Step 1: Break down the initial velocity into horizontal and vertical components.

The horizontal component of velocity (v₀x) is given by:
v₀x = v₀ * cos(θ)
v₀x = 15 * cos(20°)
v₀x ≈ 14.20 m/s

The vertical component of velocity (v₀y) is given by:
v₀y = v₀ * sin(θ)
v₀y = 15 * sin(20°)
v₀y ≈ 5.11 m/s

Step 2: Calculate the horizontal displacement (x):

The horizontal displacement is given by:
x = v₀x * t
x = 14.20 * 2.3
x ≈ 32.66 meters

Therefore, the horizontal displacement of the ball after 2.3 seconds is approximately 32.66 meters.

Step 3: Calculate the vertical displacement (y):

The vertical displacement is given by the equation of motion:
y = v₀y * t + (1/2) * g * t²
Note: g represents the acceleration due to gravity, which is approximately 9.8 m/s².

y = 5.11 * 2.3 + (1/2) * 9.8 * (2.3)²
y ≈ 11.75 meters

Therefore, the vertical displacement of the ball after 2.3 seconds is approximately 11.75 meters.

To summarize:
(a) The horizontal displacement is approximately 32.66 meters.
(b) The vertical displacement is approximately 11.75 meters.

Answer 3

Explain Bot answered
1 year ago

To find the horizontal displacement and vertical displacement of a ball thrown from a cliff, we can use the equations of motion.

The horizontal displacement can be found using the formula:
Horizontal Displacement = Initial velocity * Time * Cos(angle)

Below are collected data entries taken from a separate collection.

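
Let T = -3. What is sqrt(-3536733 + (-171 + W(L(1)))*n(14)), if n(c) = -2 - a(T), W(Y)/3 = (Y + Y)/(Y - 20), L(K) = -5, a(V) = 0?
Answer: 3*I*sqrt(9823315)/5 ≈ 1880.5*I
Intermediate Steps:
W(Y) = 6*Y/(-20 + Y) (W(Y) = 3*((Y + Y)/(Y - 20)) = 3*((2*Y)/(-20 + Y)) = 3*(2*Y/(-20 + Y)) = 6*Y/(-20 + Y))
n(c) = -2 (n(c) = -2 - 1*0 = -2 + 0 = -2)
sqrt(-3536733 + (-171 + W(L(1)))*n(14)) = sqrt(-3536733 + (-171 + 6*(-5)/(-20 - 5))*(-2)) = sqrt(-3536733 + (-171 + 6*(-5)/(-25))*(-2)) = sqrt(-3536733 + (-171 + 6*(-5)*(-1/25))*(-2)) = sqrt(-3536733 + (-171 + 6/5)*(-2)) = sqrt(-3536733 - 849/5*(-2)) = sqrt(-3536733 + 1698/5) = sqrt(-17681967/5) = 3*I*sqrt(9823315)/5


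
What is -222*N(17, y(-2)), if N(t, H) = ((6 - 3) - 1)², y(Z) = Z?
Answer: -888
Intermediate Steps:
N(t, H) = 4 (N(t, H) = (3 - 1)² = 2² = 4)
-222*N(17, y(-2)) = -222*4 = -888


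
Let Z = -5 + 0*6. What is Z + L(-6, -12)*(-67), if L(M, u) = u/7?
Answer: 769/7 ≈ 109.86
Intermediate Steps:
Z = -5 (Z = -5 + 0 = -5)
L(M, u) = u/7 (L(M, u) = u*(1/7) = u/7)
Z + L(-6, -12)*(-67) = -5 + ((1/7)*(-12))*(-67) = -5 - 12/7*(-67) = -5 + 804/7 = 769/7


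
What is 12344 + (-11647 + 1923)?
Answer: 2620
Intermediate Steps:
12344 + (-11647 + 1923) = 12344 - 9724 = 2620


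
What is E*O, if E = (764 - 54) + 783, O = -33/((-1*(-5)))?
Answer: -49269/5 ≈ -9853.8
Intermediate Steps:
O = -33/5 ≈ -6.6000
E = 1493 (E = 710 + 783 = 1493)
E*O = 1493*(-33/5) = -49269/5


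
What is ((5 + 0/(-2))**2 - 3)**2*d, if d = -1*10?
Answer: -4840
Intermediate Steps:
d = -10
((5 + 0/(-2))**2 - 3)**2*d = ((5 + 0/(-2))**2 - 3)**2*(-10) = ((5 + 0*(-1/2))**2 - 3)**2*(-10) = ((5 + 0)**2 - 3)**2*(-10) = (5**2 - 3)**2*(-10) = (25 - 3)**2*(-10) = 22**2*(-10) = 484*(-10) = -4840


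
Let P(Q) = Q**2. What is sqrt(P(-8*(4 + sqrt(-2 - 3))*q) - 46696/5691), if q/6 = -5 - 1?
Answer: 2*sqrt(7387388429442 + 5372694448128*I*sqrt(5))/5691 ≈ 1152.0 + 643.99*I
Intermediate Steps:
q = -36 (q = 6*(-5 - 1) = 6*(-6) = -36)
sqrt(P(-8*(4 + sqrt(-2 - 3))*q) - 46696/5691) = sqrt((-8*(4 + sqrt(-2 - 3))*(-36))**2 - 46696/5691) = sqrt((-8*(4 + sqrt(-5))*(-36))**2 - 46696*1/5691) = sqrt((-8*(4 + I*sqrt(5))*(-36))**2 - 46696/5691) = sqrt((-8*(-144 - 36*I*sqrt(5)))**2 - 46696/5691) = sqrt((1152 + 288*I*sqrt(5))**2 - 46696/5691) = sqrt(-46696/5691 + (1152 + 288*I*sqrt(5))**2)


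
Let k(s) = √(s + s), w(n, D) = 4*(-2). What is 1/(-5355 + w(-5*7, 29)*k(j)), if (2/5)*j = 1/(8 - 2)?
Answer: -3213/17205583 + 4*√30/86027915 ≈ -0.00018649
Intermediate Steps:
j = 5/12 (j = 5/(2*(8 - 2)) = (5/2)/6 = (5/2)*(⅙) = 5/12 ≈ 0.41667)
w(n, D) = -8
k(s) = √2*√s (k(s) = √(2*s) = √2*√s)
1/(-5355 + w(-5*7, 29)*k(j)) = 1/(-5355 - 8*√2*√(5/12)) = 1/(-5355 - 8*√2*√15/6) = 1/(-5355 - 4*√30/3)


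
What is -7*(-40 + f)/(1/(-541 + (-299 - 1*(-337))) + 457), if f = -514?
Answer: 975317/114935 ≈ 8.4858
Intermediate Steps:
-7*(-40 + f)/(1/(-541 + (-299 - 1*(-337))) + 457) = -7*(-40 - 514)/(1/(-541 + (-299 - 1*(-337))) + 457) = -(-3878)/(1/(-541 + (-299 + 337)) + 457) = -(-3878)/(1/(-541 + 38) + 457) = -(-3878)/(1/(-503) + 457) = -(-3878)/(-1/503 + 457) = -(-3878)/229870/503 = -(-3878)*503/229870 = -7*(-139331/114935) = 975317/114935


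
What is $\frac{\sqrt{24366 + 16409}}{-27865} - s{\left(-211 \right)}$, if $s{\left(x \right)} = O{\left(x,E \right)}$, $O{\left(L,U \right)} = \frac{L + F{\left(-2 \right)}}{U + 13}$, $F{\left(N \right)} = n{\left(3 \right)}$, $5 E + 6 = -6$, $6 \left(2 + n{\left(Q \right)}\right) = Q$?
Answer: $\frac{2125}{106} - \frac{\sqrt{1631}}{5573} \approx 20.04$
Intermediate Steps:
$n{\left(Q \right)} = -2 + \frac{Q}{6}$
$E = - \frac{12}{5}$ ($E = - \frac{6}{5} + \frac{1}{5} \left(-6\right) = - \frac{6}{5} - \frac{6}{5} = - \frac{12}{5} \approx -2.4$)
$F{\left(N \right)} = - \frac{3}{2}$ ($F{\left(N \right)} = -2 + \frac{1}{6} \cdot 3 = -2 + \frac{1}{2} = - \frac{3}{2}$)
$O{\left(L,U \right)} = \frac{- \frac{3}{2} + L}{13 + U}$ ($O{\left(L,U \right)} = \frac{L - \frac{3}{2}}{U + 13} = \frac{- \frac{3}{2} + L}{13 + U}$)
$s{\left(x \right)} = - \frac{15}{106} + \frac{5 x}{53}$ ($s{\left(x \right)} = \frac{- \frac{3}{2} + x}{13 - \frac{12}{5}} = \frac{- \frac{3}{2} + x}{\frac{53}{5}} = \frac{5 \left(- \frac{3}{2} + x\right)}{53} = - \frac{15}{106} + \frac{5 x}{53}$)
$\frac{\sqrt{24366 + 16409}}{-27865} - s{\left(-211 \right)} = \frac{\sqrt{24366 + 16409}}{-27865} - \left(- \frac{15}{106} + \frac{5}{53} \left(-211\right)\right) = \sqrt{40775} \left(- \frac{1}{27865}\right) - \left(- \frac{15}{106} - \frac{1055}{53}\right) = 5 \sqrt{1631} \left(- \frac{1}{27865}\right) - - \frac{2125}{106} = - \frac{\sqrt{1631}}{5573} + \frac{2125}{106} = \frac{2125}{106} - \frac{\sqrt{1631}}{5573}$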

The vertical displacement can be found using the formula:
Vertical Displacement = (Initial velocity * Time * Sin(angle)) + (0.5 * Acceleration * Time^2)

Given:
Initial velocity (Vi) = 15 m/s
Angle (θ) = 20° below the horizontal
Time (t) = 2.3 sec

First, let's convert the angle from degrees to radians, as trigonometric functions typically use radians.

θ = 20° * (π / 180°) ≈ 0.3491 radians

Now, we can calculate the horizontal displacement (a) and vertical displacement (b):

(a) Horizontal Displacement = Vi * t * Cos(θ)
Horizontal Displacement = 15 m/s * 2.3 sec * Cos(0.3491)
Horizontal Displacement ≈ 30.0694 m

(b) Vertical Displacement = (Vi * t * Sin(θ)) + (0.5 * g * t^2)
We need the acceleration due to gravity (g), which is approximately 9.8 m/s^2
Vertical Displacement = (15 m/s * 2.3 sec * Sin(0.3491)) + (0.5 * 9.8 m/s^2 * (2.3 sec)^2)
Vertical Displacement ≈ 6.65 m

Therefore, the horizontal displacement is approximately 30.0694 meters, and the vertical displacement 2.3 seconds later is approximately 6.65 meters.